Now, researchers have developed a new method which addresses this problem, by creating water-soluble organo-silica hybrid nanowires that are readily size controllable [Yuan et al., Nat. Mater. (2008), doi:10.1038/nmat.2232].

To synthesize the hybrid nanowires, Axel H. E. Müller and his team from the Universität Bayreuth, Germany employed cylindrical polymer brushes (CPBs). These are molecular brushes consisting of polymer chains, which are tethered by one end to a central linear polymer chain.

“We constructed CPBs with a monomer that contains a precursor for silica, and used them as templates for our one-dimensional nanostructures,” explains Müller. “By an intramolecular sol-gel process, we successfully synthesized hybrid nanowires with a silsesquioxane (R-SiO1.5) core and a shell made up of oligo(ethylene glycol) methacrylate (OEGMA) units, which are soluble in water and many organic solvents.”

The length and diameter of the rigid wires are tunable by the number of repeat units in both the backbone and the side chains, which can be precisely controlled by anionic and atom transfer radical polymerization, respectively.
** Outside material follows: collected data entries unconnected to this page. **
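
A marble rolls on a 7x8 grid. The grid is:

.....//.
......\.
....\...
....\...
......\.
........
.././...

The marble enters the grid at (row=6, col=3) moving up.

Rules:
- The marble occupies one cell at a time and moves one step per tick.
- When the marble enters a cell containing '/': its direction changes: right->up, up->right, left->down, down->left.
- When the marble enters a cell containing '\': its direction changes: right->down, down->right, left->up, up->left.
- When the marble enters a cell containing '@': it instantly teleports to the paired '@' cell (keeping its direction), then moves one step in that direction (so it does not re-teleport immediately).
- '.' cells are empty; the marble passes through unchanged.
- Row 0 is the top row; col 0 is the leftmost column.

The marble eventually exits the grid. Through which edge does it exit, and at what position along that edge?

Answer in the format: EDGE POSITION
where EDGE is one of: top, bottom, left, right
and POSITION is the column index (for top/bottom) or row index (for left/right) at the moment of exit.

Step 1: enter (6,3), '.' pass, move up to (5,3)
Step 2: enter (5,3), '.' pass, move up to (4,3)
Step 3: enter (4,3), '.' pass, move up to (3,3)
Step 4: enter (3,3), '.' pass, move up to (2,3)
Step 5: enter (2,3), '.' pass, move up to (1,3)
Step 6: enter (1,3), '.' pass, move up to (0,3)
Step 7: enter (0,3), '.' pass, move up to (-1,3)
Step 8: at (-1,3) — EXIT via top edge, pos 3

Answer: top 3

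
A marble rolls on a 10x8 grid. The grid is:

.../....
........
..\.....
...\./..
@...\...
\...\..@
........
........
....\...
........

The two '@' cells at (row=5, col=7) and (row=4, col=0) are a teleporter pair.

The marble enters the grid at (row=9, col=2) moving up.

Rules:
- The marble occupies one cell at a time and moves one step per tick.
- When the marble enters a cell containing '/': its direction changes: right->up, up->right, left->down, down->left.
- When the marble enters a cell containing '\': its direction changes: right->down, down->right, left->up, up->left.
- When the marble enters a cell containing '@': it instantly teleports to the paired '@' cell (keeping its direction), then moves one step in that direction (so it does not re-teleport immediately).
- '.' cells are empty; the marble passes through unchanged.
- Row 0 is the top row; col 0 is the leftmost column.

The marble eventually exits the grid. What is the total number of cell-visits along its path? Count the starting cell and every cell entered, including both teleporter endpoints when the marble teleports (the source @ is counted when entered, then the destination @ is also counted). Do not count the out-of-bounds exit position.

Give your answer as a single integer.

Answer: 10

Derivation:
Step 1: enter (9,2), '.' pass, move up to (8,2)
Step 2: enter (8,2), '.' pass, move up to (7,2)
Step 3: enter (7,2), '.' pass, move up to (6,2)
Step 4: enter (6,2), '.' pass, move up to (5,2)
Step 5: enter (5,2), '.' pass, move up to (4,2)
Step 6: enter (4,2), '.' pass, move up to (3,2)
Step 7: enter (3,2), '.' pass, move up to (2,2)
Step 8: enter (2,2), '\' deflects up->left, move left to (2,1)
Step 9: enter (2,1), '.' pass, move left to (2,0)
Step 10: enter (2,0), '.' pass, move left to (2,-1)
Step 11: at (2,-1) — EXIT via left edge, pos 2
Path length (cell visits): 10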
These are both examples of so-called living polymerization techniques, the hallmark of which is a highly constant rate of chain growth, that results in very similar chain lengths.
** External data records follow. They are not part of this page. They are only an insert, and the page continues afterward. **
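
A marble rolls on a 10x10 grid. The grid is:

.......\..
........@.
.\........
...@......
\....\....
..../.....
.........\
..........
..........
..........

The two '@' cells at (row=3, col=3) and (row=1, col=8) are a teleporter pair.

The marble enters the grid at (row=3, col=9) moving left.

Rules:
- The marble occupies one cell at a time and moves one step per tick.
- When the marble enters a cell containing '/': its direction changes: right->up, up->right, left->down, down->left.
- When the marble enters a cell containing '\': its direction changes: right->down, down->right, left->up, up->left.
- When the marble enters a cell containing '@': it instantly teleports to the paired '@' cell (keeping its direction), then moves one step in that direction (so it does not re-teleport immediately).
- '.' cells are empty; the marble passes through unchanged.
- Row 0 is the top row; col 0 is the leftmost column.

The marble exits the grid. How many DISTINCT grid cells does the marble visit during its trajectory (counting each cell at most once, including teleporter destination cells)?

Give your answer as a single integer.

Answer: 16

Derivation:
Step 1: enter (3,9), '.' pass, move left to (3,8)
Step 2: enter (3,8), '.' pass, move left to (3,7)
Step 3: enter (3,7), '.' pass, move left to (3,6)
Step 4: enter (3,6), '.' pass, move left to (3,5)
Step 5: enter (3,5), '.' pass, move left to (3,4)
Step 6: enter (3,4), '.' pass, move left to (3,3)
Step 7: enter (3,3), '@' teleport (3,3)->(1,8), also enter (1,8), move left to (1,7)
Step 8: enter (1,7), '.' pass, move left to (1,6)
Step 9: enter (1,6), '.' pass, move left to (1,5)
Step 10: enter (1,5), '.' pass, move left to (1,4)
Step 11: enter (1,4), '.' pass, move left to (1,3)
Step 12: enter (1,3), '.' pass, move left to (1,2)
Step 13: enter (1,2), '.' pass, move left to (1,1)
Step 14: enter (1,1), '.' pass, move left to (1,0)
Step 15: enter (1,0), '.' pass, move left to (1,-1)
Step 16: at (1,-1) — EXIT via left edge, pos 1
Distinct cells visited: 16 (path length 16)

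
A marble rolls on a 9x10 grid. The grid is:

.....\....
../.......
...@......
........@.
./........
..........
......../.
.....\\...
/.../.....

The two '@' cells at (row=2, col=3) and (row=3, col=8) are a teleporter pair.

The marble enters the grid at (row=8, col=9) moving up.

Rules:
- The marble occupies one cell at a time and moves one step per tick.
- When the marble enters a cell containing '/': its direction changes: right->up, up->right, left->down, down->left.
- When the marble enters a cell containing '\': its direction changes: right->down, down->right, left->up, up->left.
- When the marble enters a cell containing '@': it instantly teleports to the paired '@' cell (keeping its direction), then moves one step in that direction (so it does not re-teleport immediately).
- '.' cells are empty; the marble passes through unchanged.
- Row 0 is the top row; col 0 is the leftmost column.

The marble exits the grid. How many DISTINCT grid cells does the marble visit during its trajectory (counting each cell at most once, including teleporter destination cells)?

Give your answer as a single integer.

Answer: 9

Derivation:
Step 1: enter (8,9), '.' pass, move up to (7,9)
Step 2: enter (7,9), '.' pass, move up to (6,9)
Step 3: enter (6,9), '.' pass, move up to (5,9)
Step 4: enter (5,9), '.' pass, move up to (4,9)
Step 5: enter (4,9), '.' pass, move up to (3,9)
Step 6: enter (3,9), '.' pass, move up to (2,9)
Step 7: enter (2,9), '.' pass, move up to (1,9)
Step 8: enter (1,9), '.' pass, move up to (0,9)
Step 9: enter (0,9), '.' pass, move up to (-1,9)
Step 10: at (-1,9) — EXIT via top edge, pos 9
Distinct cells visited: 9 (path length 9)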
“Our approach provides a new route to the controlled fabrication of inorganic or hybrid silica nanostructures by living polymerization techniques,” says Müller. “These nanowires can be employed to generate uniform, rigid inorganic silica nanowires, or to construct lyotropic phases (namely phases that form liquid crystals following the addition of an appropriate solvent).”

Krzysztof Matyjaszewski, from Carnegie Mellon University in Pittsburgh, finds this work impressive, commenting: “This is a beautiful example that shows how living polymerization techniques can be successfully employed to prepare materials with very special architecture.”

The researchers hope to extend their methodology to nanostructures with different shapes, such as tubes, spheres, and lamellae. They also have plans to functionalize the hybrid nanowires with magnetic, fluorescent, and semiconducting properties.